If we talk about the Silk Roads, we could also talk about the Saffron Roads. Indeed, this precious and sought-after spice spread rapidly throughout the world. It was cultivated in many countries, but in others it was only through trade that people could obtain saffron.
Saffron has been widely used in northern European countries since the Middle Ages
Sweden, Denmark, Lithuania: from the Middle Ages onwards, saffron spread throughout northern Europe.
The traditional St. Lucia bunsare not the only Swedish recipes that use it. Saffron wafers are also made and are very popular (Indrek Hargla gave the recipe in his series "Apothecary Melchior"), a high-end pastry reserved for the bourgeoisie and religious dignitaries.

Gotland's "safranspankaka" has come down to us. It is a rice pudding with cream, saffron, almonds and cardamom. It was the Vikings who brought saffron to Gotland, along with other exotic goods.
Viking warrior and merchant routes
Yes, the Vikings were traders as well as pirates. Their saffron may have come from Morocco, as tribes with Viking genes have been found in the High and Middle Atlas. Like the Phoenicians in antiquity, their trade routes went very far, and they discovered America long before Columbus, but further north, in Canada.
They went to the Mediterranean via the Strait of Gibraltar, to Russia, from where they travelled down the Russian rivers to the Black Sea, and above all, they took part in the Silk Road, trading as far as Samarkand.

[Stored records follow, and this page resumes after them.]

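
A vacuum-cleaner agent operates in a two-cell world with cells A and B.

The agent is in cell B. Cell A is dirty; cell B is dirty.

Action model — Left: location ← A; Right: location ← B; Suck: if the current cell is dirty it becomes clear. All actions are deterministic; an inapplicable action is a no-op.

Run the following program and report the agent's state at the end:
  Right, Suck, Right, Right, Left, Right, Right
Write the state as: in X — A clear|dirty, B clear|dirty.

1. Right → in B — A dirty, B dirty
2. Suck → in B — A dirty, B clear
3. Right → in B — A dirty, B clear
4. Right → in B — A dirty, B clear
5. Left → in A — A dirty, B clear
6. Right → in B — A dirty, B clear
7. Right → in B — A dirty, B clear

in B — A dirty, B clear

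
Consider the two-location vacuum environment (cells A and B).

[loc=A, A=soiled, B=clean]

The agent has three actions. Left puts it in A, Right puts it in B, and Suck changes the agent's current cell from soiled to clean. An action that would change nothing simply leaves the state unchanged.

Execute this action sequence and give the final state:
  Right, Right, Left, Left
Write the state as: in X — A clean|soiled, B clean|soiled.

[1] after Right: in B — A soiled, B clean
[2] after Right: in B — A soiled, B clean
[3] after Left: in A — A soiled, B clean
[4] after Left: in A — A soiled, B clean

in A — A soiled, B clean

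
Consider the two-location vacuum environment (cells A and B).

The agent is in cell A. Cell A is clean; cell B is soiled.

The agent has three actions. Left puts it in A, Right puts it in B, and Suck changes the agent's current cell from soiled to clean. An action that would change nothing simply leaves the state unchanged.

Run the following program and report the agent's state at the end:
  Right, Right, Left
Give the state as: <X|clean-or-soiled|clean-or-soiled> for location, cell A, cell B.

1) do Right; now <B|clean|soiled>
2) do Right; now <B|clean|soiled>
3) do Left; now <A|clean|soiled>

<A|clean|soiled>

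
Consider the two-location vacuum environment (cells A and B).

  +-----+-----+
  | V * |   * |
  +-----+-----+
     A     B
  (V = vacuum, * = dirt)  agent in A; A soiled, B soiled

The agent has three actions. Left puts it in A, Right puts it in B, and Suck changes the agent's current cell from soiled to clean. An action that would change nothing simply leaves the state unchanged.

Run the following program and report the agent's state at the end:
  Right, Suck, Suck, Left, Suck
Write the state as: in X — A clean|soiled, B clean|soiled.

in A — A clean, B clean

t=1 Right ⇒ in B — A soiled, B soiled
t=2 Suck ⇒ in B — A soiled, B clean
t=3 Suck ⇒ in B — A soiled, B clean
t=4 Left ⇒ in A — A soiled, B clean
t=5 Suck ⇒ in A — A clean, B clean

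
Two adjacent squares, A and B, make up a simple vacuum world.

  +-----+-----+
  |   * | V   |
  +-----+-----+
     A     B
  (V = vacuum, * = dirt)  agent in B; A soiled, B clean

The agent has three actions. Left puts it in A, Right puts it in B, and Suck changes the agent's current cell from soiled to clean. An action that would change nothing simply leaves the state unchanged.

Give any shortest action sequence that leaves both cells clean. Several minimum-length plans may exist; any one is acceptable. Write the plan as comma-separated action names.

1. Left → loc=A A=soiled B=clean
2. Suck → loc=A A=clean B=clean
min 2: go A then Suck

Left, Suck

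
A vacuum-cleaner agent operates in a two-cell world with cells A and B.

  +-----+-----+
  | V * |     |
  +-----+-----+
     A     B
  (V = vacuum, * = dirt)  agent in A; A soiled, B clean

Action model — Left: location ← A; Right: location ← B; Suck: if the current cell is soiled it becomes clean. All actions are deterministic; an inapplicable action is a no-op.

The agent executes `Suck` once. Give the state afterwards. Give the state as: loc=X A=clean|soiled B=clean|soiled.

loc=A A=clean B=clean

start: loc=A A=soiled B=clean
1) do Suck; now loc=A A=clean B=clean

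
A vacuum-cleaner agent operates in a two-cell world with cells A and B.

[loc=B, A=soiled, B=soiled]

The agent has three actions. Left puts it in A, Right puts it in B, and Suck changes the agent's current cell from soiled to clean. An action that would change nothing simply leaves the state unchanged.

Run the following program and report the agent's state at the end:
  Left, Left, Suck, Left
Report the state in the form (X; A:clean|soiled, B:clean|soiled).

(A; A:clean, B:soiled)

t=1 Left ⇒ (A; A:soiled, B:soiled)
t=2 Left ⇒ (A; A:soiled, B:soiled)
t=3 Suck ⇒ (A; A:clean, B:soiled)
t=4 Left ⇒ (A; A:clean, B:soiled)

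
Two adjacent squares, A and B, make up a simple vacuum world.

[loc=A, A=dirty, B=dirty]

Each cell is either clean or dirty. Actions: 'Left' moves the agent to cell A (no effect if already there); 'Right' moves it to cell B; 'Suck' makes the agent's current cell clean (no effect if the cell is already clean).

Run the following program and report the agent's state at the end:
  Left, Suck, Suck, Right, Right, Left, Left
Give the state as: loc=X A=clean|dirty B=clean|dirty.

1) do Left; now loc=A A=dirty B=dirty
2) do Suck; now loc=A A=clean B=dirty
3) do Suck; now loc=A A=clean B=dirty
4) do Right; now loc=B A=clean B=dirty
5) do Right; now loc=B A=clean B=dirty
6) do Left; now loc=A A=clean B=dirty
7) do Left; now loc=A A=clean B=dirty

loc=A A=clean B=dirty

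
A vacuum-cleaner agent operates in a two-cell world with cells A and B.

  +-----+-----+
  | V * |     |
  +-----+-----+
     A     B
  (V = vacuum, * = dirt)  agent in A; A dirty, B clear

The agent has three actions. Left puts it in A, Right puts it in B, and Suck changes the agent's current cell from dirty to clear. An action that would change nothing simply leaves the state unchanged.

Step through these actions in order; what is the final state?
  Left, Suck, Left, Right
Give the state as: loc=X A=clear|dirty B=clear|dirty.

Left (#1): loc=A A=dirty B=clear
Suck (#2): loc=A A=clear B=clear
Left (#3): loc=A A=clear B=clear
Right (#4): loc=B A=clear B=clear

loc=B A=clear B=clear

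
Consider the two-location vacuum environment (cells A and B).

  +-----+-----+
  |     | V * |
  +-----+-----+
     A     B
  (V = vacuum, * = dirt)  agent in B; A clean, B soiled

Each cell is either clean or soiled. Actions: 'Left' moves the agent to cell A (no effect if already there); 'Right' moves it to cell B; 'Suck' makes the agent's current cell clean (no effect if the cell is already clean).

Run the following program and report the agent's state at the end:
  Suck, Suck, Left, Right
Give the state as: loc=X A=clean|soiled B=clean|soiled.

loc=B A=clean B=clean

step 1/4 (Suck): loc=B A=clean B=clean
step 2/4 (Suck): loc=B A=clean B=clean
step 3/4 (Left): loc=A A=clean B=clean
step 4/4 (Right): loc=B A=clean B=clean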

It was probably on this route that they discovered saffron. Goods from the East reached the central Viking port of Hedeby via the Russian route. Paradoxically, it was only later that saffron arrived in Southern Europe, with the return of the Crusaders.

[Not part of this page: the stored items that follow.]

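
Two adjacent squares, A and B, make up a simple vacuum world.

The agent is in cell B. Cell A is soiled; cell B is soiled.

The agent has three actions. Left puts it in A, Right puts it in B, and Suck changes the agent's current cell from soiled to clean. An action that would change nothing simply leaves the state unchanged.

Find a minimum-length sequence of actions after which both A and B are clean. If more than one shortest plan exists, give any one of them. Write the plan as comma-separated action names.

1) do Suck; now <B|soiled|clean>
2) do Left; now <A|soiled|clean>
3) do Suck; now <A|clean|clean>
min 3: Suck B + move + Suck A

Suck, Left, Suck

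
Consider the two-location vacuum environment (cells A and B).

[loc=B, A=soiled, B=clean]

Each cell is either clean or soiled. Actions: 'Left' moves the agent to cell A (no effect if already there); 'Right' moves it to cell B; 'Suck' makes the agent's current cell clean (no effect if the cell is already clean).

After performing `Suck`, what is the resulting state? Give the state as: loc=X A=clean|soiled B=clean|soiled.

start: loc=B A=soiled B=clean
[1] after Suck: loc=B A=soiled B=clean

loc=B A=soiled B=clean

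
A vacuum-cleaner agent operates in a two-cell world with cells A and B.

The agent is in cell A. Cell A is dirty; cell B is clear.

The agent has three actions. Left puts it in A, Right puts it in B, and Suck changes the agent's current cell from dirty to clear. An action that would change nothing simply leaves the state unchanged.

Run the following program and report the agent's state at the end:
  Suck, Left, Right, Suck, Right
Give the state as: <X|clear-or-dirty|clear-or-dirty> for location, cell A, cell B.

<B|clear|clear>

[1] after Suck: <A|clear|clear>
[2] after Left: <A|clear|clear>
[3] after Right: <B|clear|clear>
[4] after Suck: <B|clear|clear>
[5] after Right: <B|clear|clear>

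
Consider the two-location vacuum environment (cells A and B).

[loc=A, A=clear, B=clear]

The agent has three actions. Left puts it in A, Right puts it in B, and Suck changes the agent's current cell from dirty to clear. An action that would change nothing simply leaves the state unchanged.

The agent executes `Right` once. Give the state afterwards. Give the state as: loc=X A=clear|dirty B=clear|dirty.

loc=B A=clear B=clear

start: loc=A A=clear B=clear
t=1 Right ⇒ loc=B A=clear B=clear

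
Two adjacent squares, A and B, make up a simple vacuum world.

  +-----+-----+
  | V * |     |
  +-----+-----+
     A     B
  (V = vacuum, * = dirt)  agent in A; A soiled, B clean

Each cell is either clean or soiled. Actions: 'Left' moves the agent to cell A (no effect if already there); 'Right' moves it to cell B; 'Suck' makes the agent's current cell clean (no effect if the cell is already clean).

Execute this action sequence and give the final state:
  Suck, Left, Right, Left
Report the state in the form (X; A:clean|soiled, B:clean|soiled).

(A; A:clean, B:clean)

t=1 Suck ⇒ (A; A:clean, B:clean)
t=2 Left ⇒ (A; A:clean, B:clean)
t=3 Right ⇒ (B; A:clean, B:clean)
t=4 Left ⇒ (A; A:clean, B:clean)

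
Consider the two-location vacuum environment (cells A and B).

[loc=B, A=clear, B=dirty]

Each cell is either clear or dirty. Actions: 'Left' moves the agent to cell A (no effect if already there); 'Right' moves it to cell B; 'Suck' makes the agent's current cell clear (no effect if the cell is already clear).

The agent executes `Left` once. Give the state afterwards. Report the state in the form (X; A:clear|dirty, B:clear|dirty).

start: (B; A:clear, B:dirty)
1) do Left; now (A; A:clear, B:dirty)

(A; A:clear, B:dirty)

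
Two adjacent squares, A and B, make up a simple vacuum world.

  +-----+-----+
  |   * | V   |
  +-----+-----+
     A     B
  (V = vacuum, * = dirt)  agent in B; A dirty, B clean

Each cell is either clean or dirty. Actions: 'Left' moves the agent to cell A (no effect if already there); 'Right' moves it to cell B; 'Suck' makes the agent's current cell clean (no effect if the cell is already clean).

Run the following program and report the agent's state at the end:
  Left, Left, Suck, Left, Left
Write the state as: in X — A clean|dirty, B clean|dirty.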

Saffron routes intersect with Hanseatic routes
Have you heard of the Hanseatic League? This powerful merchant organisation in the Middle Ages had opened trading posts all over Northern Europe and even in France. Many of the cities where these trading posts were located had the status of free cities, the so-called "Hanseatic League".

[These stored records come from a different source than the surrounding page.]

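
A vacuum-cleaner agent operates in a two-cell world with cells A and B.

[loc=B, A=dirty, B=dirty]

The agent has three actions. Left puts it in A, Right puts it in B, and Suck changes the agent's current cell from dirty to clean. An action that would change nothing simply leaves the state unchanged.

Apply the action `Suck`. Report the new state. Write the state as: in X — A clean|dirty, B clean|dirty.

in B — A dirty, B clean

start: in B — A dirty, B dirty
t=1 Suck ⇒ in B — A dirty, B clean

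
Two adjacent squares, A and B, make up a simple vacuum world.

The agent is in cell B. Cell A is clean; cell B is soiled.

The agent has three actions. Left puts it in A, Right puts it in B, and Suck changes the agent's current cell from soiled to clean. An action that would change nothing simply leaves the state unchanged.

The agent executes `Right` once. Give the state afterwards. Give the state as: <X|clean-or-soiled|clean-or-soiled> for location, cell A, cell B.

start: <B|clean|soiled>
1) do Right; now <B|clean|soiled>

<B|clean|soiled>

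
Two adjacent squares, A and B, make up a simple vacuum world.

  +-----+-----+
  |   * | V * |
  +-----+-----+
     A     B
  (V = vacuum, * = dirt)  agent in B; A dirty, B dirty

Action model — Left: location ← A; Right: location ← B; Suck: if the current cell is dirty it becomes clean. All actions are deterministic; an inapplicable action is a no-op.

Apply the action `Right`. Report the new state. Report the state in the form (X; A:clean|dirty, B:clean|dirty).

(B; A:dirty, B:dirty)

start: (B; A:dirty, B:dirty)
step 1/1 (Right): (B; A:dirty, B:dirty)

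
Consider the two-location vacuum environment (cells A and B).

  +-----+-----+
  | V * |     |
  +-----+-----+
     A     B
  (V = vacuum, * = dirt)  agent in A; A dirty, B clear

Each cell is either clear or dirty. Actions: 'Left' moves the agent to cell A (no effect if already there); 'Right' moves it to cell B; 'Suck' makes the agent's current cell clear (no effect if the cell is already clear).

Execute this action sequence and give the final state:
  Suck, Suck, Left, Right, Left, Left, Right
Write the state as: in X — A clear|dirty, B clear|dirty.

1) do Suck; now in A — A clear, B clear
2) do Suck; now in A — A clear, B clear
3) do Left; now in A — A clear, B clear
4) do Right; now in B — A clear, B clear
5) do Left; now in A — A clear, B clear
6) do Left; now in A — A clear, B clear
7) do Right; now in B — A clear, B clear

in B — A clear, B clear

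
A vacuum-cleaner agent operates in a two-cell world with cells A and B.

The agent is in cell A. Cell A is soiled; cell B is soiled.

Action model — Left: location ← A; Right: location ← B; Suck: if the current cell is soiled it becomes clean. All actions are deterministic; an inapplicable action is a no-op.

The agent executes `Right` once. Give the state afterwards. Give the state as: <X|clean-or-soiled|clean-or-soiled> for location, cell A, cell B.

start: <A|soiled|soiled>
t=1 Right ⇒ <B|soiled|soiled>

<B|soiled|soiled>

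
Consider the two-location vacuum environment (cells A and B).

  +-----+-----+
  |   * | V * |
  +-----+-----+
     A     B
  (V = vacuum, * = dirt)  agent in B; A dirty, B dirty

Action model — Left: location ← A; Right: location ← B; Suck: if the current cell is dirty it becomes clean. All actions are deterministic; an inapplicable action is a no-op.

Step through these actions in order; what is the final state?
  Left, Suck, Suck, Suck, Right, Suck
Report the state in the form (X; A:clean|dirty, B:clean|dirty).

Left (#1): (A; A:dirty, B:dirty)
Suck (#2): (A; A:clean, B:dirty)
Suck (#3): (A; A:clean, B:dirty)
Suck (#4): (A; A:clean, B:dirty)
Right (#5): (B; A:clean, B:dirty)
Suck (#6): (B; A:clean, B:clean)

(B; A:clean, B:clean)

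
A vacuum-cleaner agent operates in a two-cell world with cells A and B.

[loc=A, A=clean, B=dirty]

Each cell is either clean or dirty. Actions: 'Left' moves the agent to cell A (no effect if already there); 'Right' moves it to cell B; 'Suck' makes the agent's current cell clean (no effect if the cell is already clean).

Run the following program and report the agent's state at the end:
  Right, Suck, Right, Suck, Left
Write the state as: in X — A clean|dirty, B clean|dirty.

in A — A clean, B clean

Right (#1): in B — A clean, B dirty
Suck (#2): in B — A clean, B clean
Right (#3): in B — A clean, B clean
Suck (#4): in B — A clean, B clean
Left (#5): in A — A clean, B clean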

These merchants wore black hats, so they were called the Black Heads. They traded far beyond their trading posts, especially with the Vikings. They gave birth to very rich dynasties. The spice merchants, known in Germany as the "Pfeffer Sacken" (pepper bags), actually had bags full of gold, and they were also responsible for an entire district in Hamburg.
The Viking routes go to England, too, and there are many Viking artefacts in the museum in Saffron-Walden.